Intraoperative use of X-ray for localization of
spinal vertebra level for intraspinal pathology had been a standard
practice in most spinal surgical centers. In thoracic vertebra level,
counting the level on lateral intraoperative fluoroscopy had been made
difficult by the scapular shadows. The use of intraoperative fluoroscopy
poses drawbacks such a prolonged operating time and exposure to
ionizing radiations. To avoid these problems, other reliable techniques
had been used. Paolini et al. [2]
used methylene blue dye injection to the tip of the spinous process
rather than the skin surface; they virtually eliminated the risk of
error. The advantage of this technique is minimally invasive with
markedly reduced operation time and allows identification of the marked
vertebra through immediate, visual and coloured information. The
limitation of the technique, is unwanted diffusion of the dye toward
adjacent spinous processes but in their experience, it was avoided by
taking care not to drive the needle into the interspinous ligament and
injecting no more than 0.5ml of blue dye [2].

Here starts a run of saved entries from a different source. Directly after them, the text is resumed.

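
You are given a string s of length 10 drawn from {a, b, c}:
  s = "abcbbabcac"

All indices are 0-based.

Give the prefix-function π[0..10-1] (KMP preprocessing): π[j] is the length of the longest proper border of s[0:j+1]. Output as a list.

π[0] = 0
j=1 s[j]='b': π[1]=0 (border '')
j=2 s[j]='c': π[2]=0 (border '')
j=3 s[j]='b': π[3]=0 (border '')
j=4 s[j]='b': π[4]=0 (border '')
j=5 s[j]='a': π[5]=1 (border 'a')
j=6 s[j]='b': π[6]=2 (border 'ab')
j=7 s[j]='c': π[7]=3 (border 'abc')
j=8 s[j]='a': k: 3→0; π[8]=1 (border 'a')
j=9 s[j]='c': k: 1→0; π[9]=0 (border '')

[0, 0, 0, 0, 0, 1, 2, 3, 1, 0]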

MRI-based technique involves preoperative application
of skin markers. Several variants of this technique had been reported,
each proposing a different kind of skin marker such as capsule filled
with halibut liver oil, longitudinal grids of oily substance and
adhesive disposable skin markers [1,10,11]. This technique has its own limitation which is pointed out by Rosahl et al. [1],
that obesity, heavy skin folding and thoracic hypermobility make the
procedure unreliable because of the skin shifting, which occurs while
the patient is being positioned [1].
The authors recommended that application of markers in prone position
would decrease the error. Even by doing so, minimal shift of these
markers during positioning for surgery would shift the marker over the
adjacent spinous processes which would cause an inaccurate laminectomy
being done.
Spinal-navigation systems weather MRI-based or CT
based is being used in many centres, this technique requires expensive
equipment, extra-time in preparing the patient and the overall cost of
surgery increased [4 ,5]. The use of hookwire for spinal level marking had only been reported by Lesoin F et al. [12]

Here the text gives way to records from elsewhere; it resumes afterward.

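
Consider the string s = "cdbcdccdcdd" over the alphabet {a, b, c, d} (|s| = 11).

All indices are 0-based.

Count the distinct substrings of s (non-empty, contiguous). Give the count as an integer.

53

sorted suffixes:
  #0 SA[0]=2  'bcdccdcdd'
  #1 SA[1]=5  'ccdcdd'
  #2 SA[2]=0  'cdbcdccdcdd'
  #3 SA[3]=3  'cdccdcdd'
  #4 SA[4]=6  'cdcdd'
  #5 SA[5]=8  'cdd'
  #6 SA[6]=10  'd'
  #7 SA[7]=1  'dbcdccdcdd'
  #8 SA[8]=4  'dccdcdd'
  #9 SA[9]=7  'dcdd'
  #10 SA[10]=9  'dd'

SA = [2, 5, 0, 3, 6, 8, 10, 1, 4, 7, 9]
rank  pair      lcp
   1  s[2:],s[5:]  0  ''
   2  s[5:],s[0:]  1  'c'
   3  s[0:],s[3:]  2  'cd'
   4  s[3:],s[6:]  3  'cdc'
   5  s[6:],s[8:]  2  'cd'
   6  s[8:],s[10:]  0  ''
   7  s[10:],s[1:]  1  'd'
   8  s[1:],s[4:]  1  'd'
   9  s[4:],s[7:]  2  'dc'
  10  s[7:],s[9:]  1  'd'

n(n+1)/2 = 11·12/2 = 66
Σ LCP = 0 + 0 + 1 + 2 + 3 + 2 + 0 + 1 + 1 + 2 + 1 = 13
distinct = 66 − 13 = 53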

in 1986.They described the technique for localization of spinal level
for dorsal disc pathology but failed to mention the success rate of this
technique [12].
We used hookwire marking for localising the thoracic
spinal level for intraspinal pathology which requires a single level
laminectomy. We found this technique simple, fast and more reliable than
the other non-navigational localizing methods. By marking the lamina or
spinous process itself, rather than the skin surface, we virtually
eliminated the risk of error in identifying the desired laminectomy
level. This technique is also minimally invasive with limited tissue
trauma. We visually eliminated the use of ionizing radiations
intraoperatively. Hence, the overall operation time is markedly reduced.

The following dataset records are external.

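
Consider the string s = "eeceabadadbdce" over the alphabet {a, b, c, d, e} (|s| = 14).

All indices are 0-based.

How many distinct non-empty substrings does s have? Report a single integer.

94

sorted suffixes:
  #0 SA[0]=4  'abadadbdce'
  #1 SA[1]=6  'adadbdce'
  #2 SA[2]=8  'adbdce'
  #3 SA[3]=5  'badadbdce'
  #4 SA[4]=10  'bdce'
  #5 SA[5]=12  'ce'
  #6 SA[6]=2  'ceabadadbdce'
  #7 SA[7]=7  'dadbdce'
  #8 SA[8]=9  'dbdce'
  #9 SA[9]=11  'dce'
  #10 SA[10]=13  'e'
  #11 SA[11]=3  'eabadadbdce'
  #12 SA[12]=1  'eceabadadbdce'
  #13 SA[13]=0  'eeceabadadbdce'

SA = [4, 6, 8, 5, 10, 12, 2, 7, 9, 11, 13, 3, 1, 0]
i: (SA[i-1],SA[i]) lcp shared
  1: (4,6) 1 'a'
  2: (6,8) 2 'ad'
  3: (8,5) 0 ''
  4: (5,10) 1 'b'
  5: (10,12) 0 ''
  6: (12,2) 2 'ce'
  7: (2,7) 0 ''
  8: (7,9) 1 'd'
  9: (9,11) 1 'd'
  10: (11,13) 0 ''
  11: (13,3) 1 'e'
  12: (3,1) 1 'e'
  13: (1,0) 1 'e'

n(n+1)/2 = 14·15/2 = 105
Σ LCP = 0 + 1 + 2 + 0 + 1 + 0 + 2 + 0 + 1 + 1 + 0 + 1 + 1 + 1 = 11
distinct = 105 − 11 = 94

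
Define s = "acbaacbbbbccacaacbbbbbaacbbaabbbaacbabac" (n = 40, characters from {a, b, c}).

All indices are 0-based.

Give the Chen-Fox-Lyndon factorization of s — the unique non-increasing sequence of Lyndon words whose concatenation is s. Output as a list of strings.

emit factor 1: 'acb' (i=0, period=3)
emit factor 2: 'aacbbbbccac' (i=3, period=11)
emit factor 3: 'aacbbbbb' (i=14, period=8)
emit factor 4: 'aacbb' (i=22, period=5)
emit factor 5: 'aabbbaacbabac' (i=27, period=13)

["acb", "aacbbbbccac", "aacbbbbb", "aacbb", "aabbbaacbabac"]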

Potential limitation to this technique includes
dislodgement of the hookwire, breakage of wire during dissection using
monopolar diathermy and infection. These problems can be avoided by
attention to sterility during the insertion of wire and ensuring that
the wire is well plastered down to the skin to avoid dislodgment. Dural
puncture is another problem if the operator is not careful. In our
experience, we did not encounter any of these problems.
This method immediately and accurately identifies the desired spinal level and minimizes the operative and anesthetics time.